Bosan, bete, ngantuk setengah mati.. Itulah yang saya rasakan sampai pertengahan babak pertama laga Brasil vs Korea Utara di Ellis Park Stadium, Johannesburg, tadi malam. Gimana nggak? Sekitar tiga jam sebelumnya, selama 90 menit, saya harus menyaksikan pertandingan Portugal melawan Pantai Gading yang berakhir kacamata alias tanpa gol alias 0-0.

Tapi penantian saya terbayar juga. Douglas Maicon memecahan kebuntuan Brasil. Menghadapi penampilan ngotot dan super disiplin Korea Utara, bek Inter Milan itu mencetak gol di menit ke-55. Inilah gol yang menurut saya paling indah sejauh ini.

Elano melihat Maicon yang berlari kencang dari sisi kanan. Ia memberikan umpan terobosan langsung ke kota penalti. Maicon tak berhenti, ia menendang bola yang hanya berjarak kurang dari 50 cm dari garis lapangan itu dengan keras. Hasilnya bola meluncur deras dan berbelok masuk ke gawang. Kiper Ri Myong-guk sama sekali tak menyangka. (Saya juga tak menyangka, Maicon sebenarnya menendang langsung atau memberi umpan). Tapi yang penting GOL…

http://www.youtube.com/watch?v=ueXKzVobToQ&feature=player_embeddedMaicon terlihat sangat emosional usai mencetak gol. Maklum, inilah gol pertama pemain 28 tahun itu di ajang Piala Dunia. Total kini dia sudah mencetak enam gol di 59 penampilan.

Gol ini juga untuk pertama kalinya — setelah 24 tahun — diciptakan seorang bek kanan Brasil. Terakhir kali dilakukan Josimar saat menundukkan Polandia 4-0 di babak kedua Piala Dunia Meksiko, 15 Juni 1986. Uniknya, gol Josimar itu juga tercipta di menit ke-55.

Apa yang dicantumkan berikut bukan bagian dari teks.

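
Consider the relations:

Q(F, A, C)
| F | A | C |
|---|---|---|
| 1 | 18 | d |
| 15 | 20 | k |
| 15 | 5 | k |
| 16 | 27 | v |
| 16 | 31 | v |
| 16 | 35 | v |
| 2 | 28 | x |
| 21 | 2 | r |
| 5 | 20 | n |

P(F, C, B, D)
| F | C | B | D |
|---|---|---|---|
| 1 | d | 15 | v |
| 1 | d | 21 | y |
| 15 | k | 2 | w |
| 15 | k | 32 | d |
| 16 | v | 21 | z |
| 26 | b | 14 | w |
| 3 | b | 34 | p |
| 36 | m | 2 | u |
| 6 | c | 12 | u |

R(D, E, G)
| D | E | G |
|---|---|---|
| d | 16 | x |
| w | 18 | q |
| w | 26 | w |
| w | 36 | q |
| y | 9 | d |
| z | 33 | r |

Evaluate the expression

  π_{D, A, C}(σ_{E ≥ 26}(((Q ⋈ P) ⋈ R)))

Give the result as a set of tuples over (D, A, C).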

Brasil akhirnya memenangkan pertandingan setelah Elano menambah gol kedua di menit ke-72. Meski gawang Julio Cesar juga harus kebobolan lewat Ji Yun-nam di menit ke-89. Hasil ini membuat Brasil untuk sementara memimpin klasemen Grup G dengan nilai 3, disusul Portugal dan Pantai Gading (1), serta Korut (0).